No Jamming. No Missiles. Just Control: Sentrycs and Lockheed Martin Push Counter-Drone Defense Into a New Era

The counter-drone race is no longer just about detecting drones. It is about defeating them precisely, safely and without creating new risks in the process.

That is what makes the collaboration between Sentrycs, an Ondas Inc. company, and Lockheed Martin particularly significant. Sentrycs’ Cyber-over-RF counter-drone technology is set to be integrated into Lockheed Martin’s Sanctum™ C-UAS platform, adding another layer to a modular defense architecture built for rapidly evolving unmanned aerial threats.

The message is clear: the future of counter-drone defense is layered, interoperable and increasingly precise.

Drone threats are changing fast. Small unmanned systems are becoming cheaper, smarter, more coordinated and easier to deploy. Military forces, homeland security agencies and operators protecting critical infrastructure are no longer dealing only with isolated hobby drones. They must prepare for coordinated drone activity, swarms, complex flight profiles and fast-changing tactics.

Traditional countermeasures such as jamming, spoofing or kinetic engagement can be effective in some environments, but they also bring limitations. Jamming may interfere with surrounding communications. Kinetic defeat can create debris and collateral risks. Spoofing may not work against every system. In dense, sensitive or civilian-adjacent environments, operators need options that are not only powerful but controlled.

This is where Sentrycs’ Cyber-over-RF approach becomes interesting.

Instead of broadly disrupting signals, the technology works at the drone communication protocol level. This allows operators to detect, identify, track and take control of unauthorized drones, guiding them to a safe landing without jamming, kinetic engagement or unnecessary interference with nearby infrastructure.

In simple terms: the system does not just shout louder than the drone. It understands the drone’s communication and uses that understanding to act with precision.

Integrated into Sanctum, this capability becomes one layer within a broader counter-UAS architecture. Lockheed Martin’s Sanctum platform is designed as a modular, open system that combines artificial intelligence, cloud-enabled data fusion, multiple sensors, effectors and command-and-control capabilities into a unified operational framework.

That modularity matters. No single counter-drone technology can solve every scenario. A drone over a military base, a swarm near a battlefield, an unauthorized UAV approaching critical infrastructure and a drone flying near a public event may each require different responses. The strongest systems are not built around one answer. They give operators a menu of layered options.

Sentrycs adds a non-disruptive, cyber-based detect-to-defeat capability to that menu.

For operators, this can mean better control over how a threat is handled. Instead of automatically escalating to broad electronic disruption or physical interception, they may have the option to identify the drone, understand its behavior, take control and land it safely. That can reduce collateral damage, preserve nearby communications and support more controlled decision-making in complex environments.
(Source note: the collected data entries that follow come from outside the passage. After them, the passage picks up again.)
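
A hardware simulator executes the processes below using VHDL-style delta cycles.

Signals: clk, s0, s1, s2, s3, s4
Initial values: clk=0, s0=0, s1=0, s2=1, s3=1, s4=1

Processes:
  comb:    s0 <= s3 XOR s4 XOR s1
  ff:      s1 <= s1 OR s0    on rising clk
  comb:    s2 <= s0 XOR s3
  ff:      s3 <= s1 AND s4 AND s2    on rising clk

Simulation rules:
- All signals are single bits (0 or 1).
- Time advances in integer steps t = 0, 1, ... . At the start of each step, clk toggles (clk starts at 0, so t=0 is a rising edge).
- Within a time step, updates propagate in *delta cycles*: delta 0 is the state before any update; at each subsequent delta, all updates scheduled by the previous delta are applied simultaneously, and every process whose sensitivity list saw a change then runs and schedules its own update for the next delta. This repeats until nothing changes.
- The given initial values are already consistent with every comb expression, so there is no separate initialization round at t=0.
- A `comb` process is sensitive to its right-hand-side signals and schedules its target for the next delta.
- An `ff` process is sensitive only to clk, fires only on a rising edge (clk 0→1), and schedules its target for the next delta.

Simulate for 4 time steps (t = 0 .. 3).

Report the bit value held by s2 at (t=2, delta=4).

0

[bits: clk,s3,s2,s1,s4,s0]
t=0: Δ0=011010 Δ1=111010 Δ2=101010 Δ3=100011 Δ4=101011 | 4Δ
t=1: Δ0=101011 Δ1=001011 | 1Δ
t=2: Δ0=001011 Δ1=101011 Δ2=101111 Δ3=101110 Δ4=100110 | 4Δ
t=3: Δ0=100110 Δ1=000110 | 1Δ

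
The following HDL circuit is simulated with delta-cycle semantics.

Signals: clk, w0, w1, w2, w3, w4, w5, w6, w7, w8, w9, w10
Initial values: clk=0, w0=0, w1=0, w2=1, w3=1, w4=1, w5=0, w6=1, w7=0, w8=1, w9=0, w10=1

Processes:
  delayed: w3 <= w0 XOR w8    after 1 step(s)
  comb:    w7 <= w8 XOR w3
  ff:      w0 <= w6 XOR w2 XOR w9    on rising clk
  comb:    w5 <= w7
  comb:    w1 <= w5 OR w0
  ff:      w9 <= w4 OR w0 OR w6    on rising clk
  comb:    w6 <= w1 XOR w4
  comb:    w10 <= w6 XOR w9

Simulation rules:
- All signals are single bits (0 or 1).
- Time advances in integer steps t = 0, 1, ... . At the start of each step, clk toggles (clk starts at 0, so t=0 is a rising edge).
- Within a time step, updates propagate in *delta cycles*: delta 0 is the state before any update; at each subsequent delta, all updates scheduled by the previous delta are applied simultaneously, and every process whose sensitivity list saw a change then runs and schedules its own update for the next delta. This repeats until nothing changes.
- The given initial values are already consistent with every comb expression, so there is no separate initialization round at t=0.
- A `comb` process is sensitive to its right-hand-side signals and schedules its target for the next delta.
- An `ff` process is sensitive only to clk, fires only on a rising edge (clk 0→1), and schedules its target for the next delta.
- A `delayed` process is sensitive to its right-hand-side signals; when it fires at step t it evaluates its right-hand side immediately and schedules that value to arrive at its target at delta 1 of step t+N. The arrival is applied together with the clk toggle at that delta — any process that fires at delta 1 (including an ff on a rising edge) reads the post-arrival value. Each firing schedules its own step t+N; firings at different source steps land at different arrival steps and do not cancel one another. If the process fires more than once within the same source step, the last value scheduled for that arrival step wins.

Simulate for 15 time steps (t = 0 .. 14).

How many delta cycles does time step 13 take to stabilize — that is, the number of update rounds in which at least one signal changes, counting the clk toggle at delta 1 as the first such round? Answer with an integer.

6

[bits: w1,w7,w4,w0,w6,w5,w3,w8,clk,w2,w10,w9]
t=0: Δ0=001010110110 Δ1=001010111110 Δ2=001010111111 Δ3=001010111101 | 3Δ
t=1: Δ0=001010111101 Δ1=001010110101 | 1Δ
t=2: Δ0=001010110101 Δ1=001010111101 Δ2=001110111101 Δ3=101110111101 Δ4=101100111101 Δ5=101100111111 | 5Δ
t=3: Δ0=101100111111 Δ1=101100010111 Δ2=111100010111 Δ3=111101010111 | 3Δ
t=4: Δ0=111101010111 Δ1=111101011111 Δ2=111001011111 | 2Δ
t=5: Δ0=111001011111 Δ1=111001110111 Δ2=101001110111 Δ3=101000110111 Δ4=001000110111 Δ5=001010110111 Δ6=001010110101 | 6Δ
t=6: Δ0=001010110101 Δ1=001010111101 Δ2=001110111101 Δ3=101110111101 Δ4=101100111101 Δ5=101100111111 | 5Δ
t=7: Δ0=101100111111 Δ1=101100010111 Δ2=111100010111 Δ3=111101010111 | 3Δ
t=8: Δ0=111101010111 Δ1=111101011111 Δ2=111001011111 | 2Δ
t=9: Δ0=111001011111 Δ1=111001110111 Δ2=101001110111 Δ3=101000110111 Δ4=001000110111 Δ5=001010110111 Δ6=001010110101 | 6Δ
t=10: Δ0=001010110101 Δ1=001010111101 Δ2=001110111101 Δ3=101110111101 Δ4=101100111101 Δ5=101100111111 | 5Δ
t=11: Δ0=101100111111 Δ1=101100010111 Δ2=111100010111 Δ3=111101010111 | 3Δ
t=12: Δ0=111101010111 Δ1=111101011111 Δ2=111001011111 | 2Δ
t=13: Δ0=111001011111 Δ1=111001110111 Δ2=101001110111 Δ3=101000110111 Δ4=001000110111 Δ5=001010110111 Δ6=001010110101 | 6Δ
t=14: Δ0=001010110101 Δ1=001010111101 Δ2=001110111101 Δ3=101110111101 Δ4=101100111101 Δ5=101100111111 | 5Δ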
This is especially relevant as drones continue to move into both civilian and defense spaces. The line between commercial, public safety and military drone technology is increasingly blurred. The same low-cost airframes and communication systems that support legitimate operations can also be misused. Counter-UAS platforms must therefore adapt not only to new hardware, but to new behaviors, networks and tactics.

The collaboration also reflects a larger trend in defense technology: open architectures are becoming essential. Instead of relying on closed, single-vendor systems, defense organizations are prioritizing platforms that can integrate new sensors, effectors and software capabilities as threats evolve. Sanctum’s ability to incorporate Sentrycs’ Cyber-over-RF layer is a strong example of that shift.

For Sentrycs, the collaboration places its technology inside one of the most advanced C-UAS frameworks being developed by a major global defense company. For Lockheed Martin, it expands Sanctum’s layered sensing and mitigation options with a precise, non-kinetic tool designed for controlled engagement.

The result is not just another counter-drone integration. It is a sign of where the industry is heading.

The battlefield, the border, the airport, the power plant and the public event all need protection from unmanned threats. But they do not need protection that creates unnecessary disruption. They need systems that can detect faster, decide smarter and respond more precisely.

In that sense, the Sentrycs and Lockheed Martin collaboration points toward a new generation of counter-drone defense: not louder, not heavier, not more destructive — but smarter, layered and controlled.

As unmanned threats adapt at speed, counter-drone systems must adapt even faster. And increasingly, the winning response may not be to jam the drone out of the sky, but to take control before it becomes a crisis.